Em primeiro lugar, são focalizados os comportamentos concretos (ações e reações) frente ao manejo de inovações associadas ao agrotóxico em floricultura com o objetivo de chegar às percepções e representações do grupo de floricultores analisado.

De maneira específica, realizou-se inicialmente uma coleta de dados em duas etapas: 1) estudo preliminar e 2) estudo etnográfico propriamente dito.

O estudo preliminar visou um diagnóstico inicial da situação local. Esta etapa teve como objetivo a definição de questões norteadoras para a pesquisa, assim como a identificação de informantes-chave, os quais seriam entrevistados em uma segunda etapa do estudo.

A análise dos dados obtidos durante o estudo preliminar permitiu a identificação de vinte informantes-chave entre os proprietários e os trabalhadores de quatro floriculturas da região. Entre os vinte trabalhadores selecionados para as entrevistas, dezenove eram do sexo masculino. As idades variavam entre 19 e 57 anos. A escolaridade variava do primeiro grau incompleto até o segundo grau completo. O tempo em que estavam na atividade também variava, indo de um a onze anos. Quatro entre os entrevistados eram proprietários de floricultura. O restante compunha-se de empregados. Doze entre eles tinham filhos.

A segunda etapa compreendeu o estudo etnográfico propriamente dito, que implicou em entrevistas e observações. Os vinte informantes-chave selecionados foram entrevistados nesta fase. O objetivo destas entrevistas foi identificar comportamentos habituais e apreender o significado atribuído pelos trabalhadores rurais aos riscos envolvidos no uso de agrotóxicos, obtendo assim descrições detalhadas de dados objetivos, subjetivos e intersubjetivos. Tinha-se como foco a visualização de um retrato global de cada questão e a obtenção de um panorama abrangente onde as realidades individuais se entrelaçassem em rede.

As entrevistas foram realizadas por seis entrevistadores com a ajuda de um roteiro que integra referenciais do Rapid Assessment Procedures (RAPs). Esse roteiro foi adaptado de um roteiro original desenvolvido e testado por Peres6 em seu trabalho de vários anos junto a trabalhadores rurais do Estado do Rio de Janeiro.

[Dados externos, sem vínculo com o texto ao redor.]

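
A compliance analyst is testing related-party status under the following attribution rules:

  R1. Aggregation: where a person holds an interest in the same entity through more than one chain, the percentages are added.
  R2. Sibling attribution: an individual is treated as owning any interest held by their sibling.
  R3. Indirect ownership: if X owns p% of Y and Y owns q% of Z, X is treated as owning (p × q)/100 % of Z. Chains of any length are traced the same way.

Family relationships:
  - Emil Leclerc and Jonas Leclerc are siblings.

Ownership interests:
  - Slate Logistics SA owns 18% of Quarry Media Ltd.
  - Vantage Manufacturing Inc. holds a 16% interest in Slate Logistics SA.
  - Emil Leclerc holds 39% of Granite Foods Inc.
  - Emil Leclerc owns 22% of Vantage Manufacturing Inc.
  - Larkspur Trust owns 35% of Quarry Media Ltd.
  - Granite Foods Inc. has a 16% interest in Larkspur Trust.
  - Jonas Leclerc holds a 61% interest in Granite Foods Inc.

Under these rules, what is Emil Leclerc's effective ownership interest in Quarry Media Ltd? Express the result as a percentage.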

O critério de saturação foi utilizado no presente trabalho, tanto para limitar o tempo de cada entrevista, quanto o número de entrevistas.

Após a transcrição de todas as entrevistas, várias leituras dos textos foram realizadas. Os objetivos específicos destas primeiras leituras foram fazer uma primeira análise de conteúdo das categorias de informação, identificar as categorias analíticas dominantes e verificar as ocorrências destas categorias nos discursos de todos os entrevistados. A estratégia utilizada na identificação de categorias foi a da classificação aberta, em função de registros de conteúdo. O recorte analítico escolhido foi o tema, o que permitiu fragmentar a totalidade das entrevistas em grandes eixos temáticos 43,45,46. O modelo de Signos, Significados e Ações elaborado por Corin et al.31,42 orientou a codificação e a análise e procurou identificar como os dados relativos à percepção do risco no uso de agrotóxicos se organizavam, adquiriam significado para os indivíduos e guiavam as suas ações.

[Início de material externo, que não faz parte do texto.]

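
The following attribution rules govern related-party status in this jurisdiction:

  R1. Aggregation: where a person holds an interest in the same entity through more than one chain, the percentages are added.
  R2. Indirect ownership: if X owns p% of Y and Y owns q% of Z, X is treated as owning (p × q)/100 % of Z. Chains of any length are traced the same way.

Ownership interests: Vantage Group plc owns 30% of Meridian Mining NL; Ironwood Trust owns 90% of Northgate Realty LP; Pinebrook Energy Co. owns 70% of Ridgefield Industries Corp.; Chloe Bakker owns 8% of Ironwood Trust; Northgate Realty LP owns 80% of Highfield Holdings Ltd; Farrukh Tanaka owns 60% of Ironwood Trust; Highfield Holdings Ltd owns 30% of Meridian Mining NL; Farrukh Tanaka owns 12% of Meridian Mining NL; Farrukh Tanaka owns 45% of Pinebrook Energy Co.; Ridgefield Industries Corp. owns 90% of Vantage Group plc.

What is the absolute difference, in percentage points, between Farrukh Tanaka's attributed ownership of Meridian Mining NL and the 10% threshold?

23.465

Chain via Pinebrook Energy Co. → Ridgefield Industries Corp. → Vantage Group plc (R2): 45% × 70% × 90% × 30% = 8.505% of Meridian Mining NL.
Chain via Ironwood Trust → Northgate Realty LP → Highfield Holdings Ltd (R2): 60% × 90% × 80% × 30% = 12.96% of Meridian Mining NL.
Direct interest in Meridian Mining NL: 12%.
Aggregating (R1): 8.505% + 12.96% + 12% = 33.465%.
33.465% exceeds the 10% threshold by 23.465 percentage points.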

Este primeiro nível de análise compreendeu categorias relativamente grandes e gerais em torno das mudanças na maneira de trabalhar com a introdução de novas tecnologias. Estas categorias analíticas foram posteriormente refinadas e nos levaram a níveis de especificidade variados, se subdividindo em quinze sub-categorias que versavam sobre: a) elementos detectados que contribuíam para a aceitação ou a recusa das inovações (dificuldades e costume de fazer sempre do mesmo jeito), b) satisfação no trabalho (gostar, não gostar, querer para o filho, querer para si mesmo como a profissão de escolha), c) origem e conteúdo da informação sobre o agrotóxico, d) percepção do risco no uso dos produtos (para o homem e para o meio ambiente, pessoas mais e menos vulneráveis, sintomas), d) cuidados com relação ao uso do agrotóxico (uso de equipamento de proteção individual ou EPI, não uso de EPI ou uso inadequado, descarte de embalagens, lavagem de roupas utilizadas na pulverização).

Em seguida, foi elaborada uma lista de códigos. Esta lista de códigos foi testada em algumas entrevistas e re-trabalhada até permitir a codificação da totalidade de informações em unidades distintas, com um mínimo de ambigüidade. Com a ajuda desta lista de códigos, cada entrevista foi marcada em função das categorias identificadas.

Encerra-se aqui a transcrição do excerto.